C Get size of Array of array of chars

Question

i want to get the number of elements at Text array the answer should be 2

char Text[5][10] = {
    "Big12345",
    "Big54321",
};

i want to a code to count number of elements in array of chars

Answer 1

You are mistaken. The number of elements in the array is 5. Two elements have non-empty strings and three elements have empty strings. But In fact an empty string can be placed anywhere in the array. For example

char Text[5][10] = 
{
    "Big12345",
    "",
    "Big54321",
};

This declaration is equivalent to

char Text[5][10] = 
{
    "Big12345",
    "",
    "Big54321",
    "",
    ""
};

You could write a function that determines how many elements contain non-empty strings.

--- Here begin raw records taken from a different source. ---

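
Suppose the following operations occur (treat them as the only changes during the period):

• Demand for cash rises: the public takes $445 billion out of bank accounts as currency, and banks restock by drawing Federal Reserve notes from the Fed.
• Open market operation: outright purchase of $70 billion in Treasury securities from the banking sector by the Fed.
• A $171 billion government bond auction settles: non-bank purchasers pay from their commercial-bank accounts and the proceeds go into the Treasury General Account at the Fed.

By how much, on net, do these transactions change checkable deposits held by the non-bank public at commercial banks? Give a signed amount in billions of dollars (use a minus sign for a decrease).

-$616 billion

Fed balance sheet:
  Assets:      Securities +$70B
  Liabilities: Bank reserves −$546B, Currency in circulation +$445B, Government deposits +$171B
Commercial banking system:
  Assets:      Reserves at CB −$546B, Securities −$70B
  Liabilities: Checkable deposits −$616B
So the change in checkable deposits held by the non-bank public at commercial banks is -$616 billion.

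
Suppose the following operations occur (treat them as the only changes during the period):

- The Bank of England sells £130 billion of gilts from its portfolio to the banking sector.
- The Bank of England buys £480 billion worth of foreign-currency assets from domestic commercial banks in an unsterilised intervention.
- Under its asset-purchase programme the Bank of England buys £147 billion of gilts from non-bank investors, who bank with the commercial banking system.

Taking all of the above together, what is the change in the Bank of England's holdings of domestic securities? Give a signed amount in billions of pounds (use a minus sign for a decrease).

Bank of England balance sheet:
  Assets:      Securities +£17B, Foreign assets +£480B
  Liabilities: Bank reserves +£497B
So the change in the Bank of England's holdings of domestic securities is +£17 billion.

+£17 billion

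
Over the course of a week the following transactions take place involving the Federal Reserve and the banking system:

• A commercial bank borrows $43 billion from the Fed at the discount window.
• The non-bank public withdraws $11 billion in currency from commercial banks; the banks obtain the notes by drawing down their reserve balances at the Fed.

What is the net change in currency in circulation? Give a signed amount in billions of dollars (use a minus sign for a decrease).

Discount-window loan $43 billion: no currency enters or leaves circulation → 0.
Currency withdrawal $11 billion: notes leave the central bank → +$11B.
Net: 0 + 11 = +$11 billion.

+$11 billion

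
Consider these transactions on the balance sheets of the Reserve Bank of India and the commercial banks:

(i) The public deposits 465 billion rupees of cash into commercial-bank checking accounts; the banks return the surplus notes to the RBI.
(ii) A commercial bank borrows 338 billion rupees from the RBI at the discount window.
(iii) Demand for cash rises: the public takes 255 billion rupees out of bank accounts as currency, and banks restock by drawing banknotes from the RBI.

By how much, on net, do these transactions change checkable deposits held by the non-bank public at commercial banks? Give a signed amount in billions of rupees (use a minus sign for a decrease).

+210 billion

Currency deposit 465 billion rupees: non-bank counterparties' bank balances rise → +465B.
Discount-window loan 338 billion rupees: the counterparty is a bank, so public deposits are unchanged → 0.
Currency withdrawal 255 billion rupees: non-bank counterparties' bank balances fall → −255B.
Net: 465 + 0 − 255 = +210 billion.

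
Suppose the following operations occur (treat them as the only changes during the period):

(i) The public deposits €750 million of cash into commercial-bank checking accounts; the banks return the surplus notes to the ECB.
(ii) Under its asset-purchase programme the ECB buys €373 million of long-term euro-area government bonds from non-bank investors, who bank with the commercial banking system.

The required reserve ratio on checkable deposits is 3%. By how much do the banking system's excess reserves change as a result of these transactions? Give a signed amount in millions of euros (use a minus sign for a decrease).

Currency deposit €750 million: reserves +€750M, deposits +€750M.
Asset purchase (from non-banks) €373 million: reserves +€373M, deposits +€373M.
Totals: Δreserves = +€1123M, Δdeposits = +€1123M.
Δrequired reserves = 3% × +€1123M = +€33.69M.
Δexcess reserves = Δreserves − Δrequired = +€1123M − (+€33.69M) = +€1089.31 million.

+€1089.31 million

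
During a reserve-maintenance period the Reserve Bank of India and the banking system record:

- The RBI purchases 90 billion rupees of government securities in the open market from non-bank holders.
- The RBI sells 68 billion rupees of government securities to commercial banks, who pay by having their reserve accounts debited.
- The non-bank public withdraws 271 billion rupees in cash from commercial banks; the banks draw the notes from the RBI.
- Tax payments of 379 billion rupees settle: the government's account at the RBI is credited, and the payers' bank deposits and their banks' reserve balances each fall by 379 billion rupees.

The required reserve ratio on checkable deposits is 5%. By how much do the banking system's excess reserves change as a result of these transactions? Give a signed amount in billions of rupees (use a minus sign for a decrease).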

For example

#include <stdio.h>

size_t count_non_empty( size_t m, size_t n, char s[][n] )
{
    size_t count = 0;

    for ( size_t i = 0; i < m; i++ )
    {
        count += s[i][0] != '\0';
    }

    return count;
}

int main(void) 
{
    char Text[5][10] = 
    {
        "Big12345",
        "",
        "Big54321",
    };

    printf( "There are %zu non-empty elements\n", count_non_empty( 5, 10, Text ) );

    return 0;
}

The program output is

There are 2 non-empty elements

Answer 2

In this particular case, anything after the initializers will be 0, so:

size_t counter = 0;

while ( Text[counter][0] != 0 )
  counter++;

But, in general, C doesn't give you a good way of doing this. You either have to track the number of elements being used separately, or you have to use a sentinel value in the array.

Answer 3

Use the following to find the number of elements in your array which have a string assigned to them:

#include <stdio.h>
#include <string.h>

int main()
  {
  char Text[5][10] = {"Big12345",
                      "Big54321",};
  int i, n;

  for(i = 0, n = 0 ; i < 5 ; i++)
    if(strlen(Text[i]) > 0)
      n += 1;

  printf("%d elements have a length > 0\n", n);

  return 0;
  }